Schwaninger, A., Schumacher, S., Wallraven, C., Bülthoff, H., & Mast, F. (2003). News on Views From Human and Computational Face Recognition. Poster presented at 44th Annual Meeting of The Psychonomic Society, Vancouver, BC, Canada.


Cite as: http://hdl.handle.net/11858/00-001M-0000-0013-DAEF-D
Abstract
Although faces form a very homogenous stimulus class, adults are real experts in recognizing them. In the present study, we investigated to what extend the processing of such highly overlearned stimuli is dependent on viewpoint.
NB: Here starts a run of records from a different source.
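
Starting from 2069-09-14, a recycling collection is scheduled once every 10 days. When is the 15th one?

The 15th occurrence is 14 intervals after the first: 14 × 10 = 140 days after 2069-09-14.
September has 30 days — 16 days to the end of September leaves 124.
October has 31 days (93 left).
November has 30 days (63 left).
December has 31 days (32 left).
January has 31 days (1 left).
1 day into February → 2070-02-01.

2070-02-01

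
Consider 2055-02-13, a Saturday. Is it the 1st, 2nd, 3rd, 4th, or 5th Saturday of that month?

Day 13 falls in week ⌈13/7⌉ of the month.
Days 1–7 hold the 1st Saturday, 8–14 the 2nd, 15–21 the 3rd, 22–28 the 4th, 29–31 the 5th.
13 is in the range for the 2nd.

2nd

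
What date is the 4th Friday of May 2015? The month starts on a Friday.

May 2015 begins on a Friday, so the first Friday is May 1.
The 4th Friday is 3 weeks later: 1 + 21 = 22.

May 22, 2015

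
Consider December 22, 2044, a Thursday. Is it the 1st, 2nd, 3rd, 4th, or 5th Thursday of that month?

4th

Day 22 falls in week ⌈22/7⌉ of the month.
Days 1–7 hold the 1st Thursday, 8–14 the 2nd, 15–21 the 3rd, 22–28 the 4th, 29–31 the 5th.
22 is in the range for the 4th.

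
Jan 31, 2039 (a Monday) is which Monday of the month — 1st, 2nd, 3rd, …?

Day 31 falls in week ⌈31/7⌉ of the month.
Days 1–7 hold the 1st Monday, 8–14 the 2nd, 15–21 the 3rd, 22–28 the 4th, 29–31 the 5th.
31 is in the range for the 5th.

5th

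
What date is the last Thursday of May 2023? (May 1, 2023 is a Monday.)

May 2023 begins on a Monday, so the first Thursday is May 4 (3 days later).
May 2023 has 31 days. Adding weeks: 4, 11, 18, 25 — the last one ≤ 31 is the 25th.

25 May 2023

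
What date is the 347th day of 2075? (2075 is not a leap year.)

13 December 2075

January has 31 days (347 − 31 = 316 remain).
February has 28 days (316 − 28 = 288 remain).
March has 31 days (288 − 31 = 257 remain).
April has 30 days (257 − 30 = 227 remain).
May has 31 days (227 − 31 = 196 remain).
June has 30 days (196 − 30 = 166 remain).
July has 31 days (166 − 31 = 135 remain).
August has 31 days (135 − 31 = 104 remain).
September has 30 days (104 − 30 = 74 remain).
October has 31 days (74 − 31 = 43 remain).
November has 30 days (43 − 30 = 13 remain).
13 into December → December 13.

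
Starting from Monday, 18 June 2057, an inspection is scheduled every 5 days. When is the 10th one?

2 August 2057

The 10th occurrence is 9 intervals after the first: 9 × 5 = 45 days after 18 June 2057.
June has 30 days — 12 days to the end of June leaves 33.
July has 31 days (2 left).
2 days into August → 2 August 2057.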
Four experiments were conducted on the basis of the inter-extra-ortho experiments by Bülthoff and Edelman (1991), who used novel objects as stimuli (wire- and amoeba-like novel 3-D objects). First, in all experiments, systematic effects of viewpoint on face recognition performance were found that were consistent with computational approaches using interpolation of 2-D views. Second, sensitivity was better for horizontal vs. vertical views. Third, this effect was reduced in inverted faces, which indicates an important role of expertise in addition to effects of symmetry. The results are discussed within the framework of a new computational model based on key-frames, which entails local view interpolation and has been shown to be well suited to model human face recognition performance.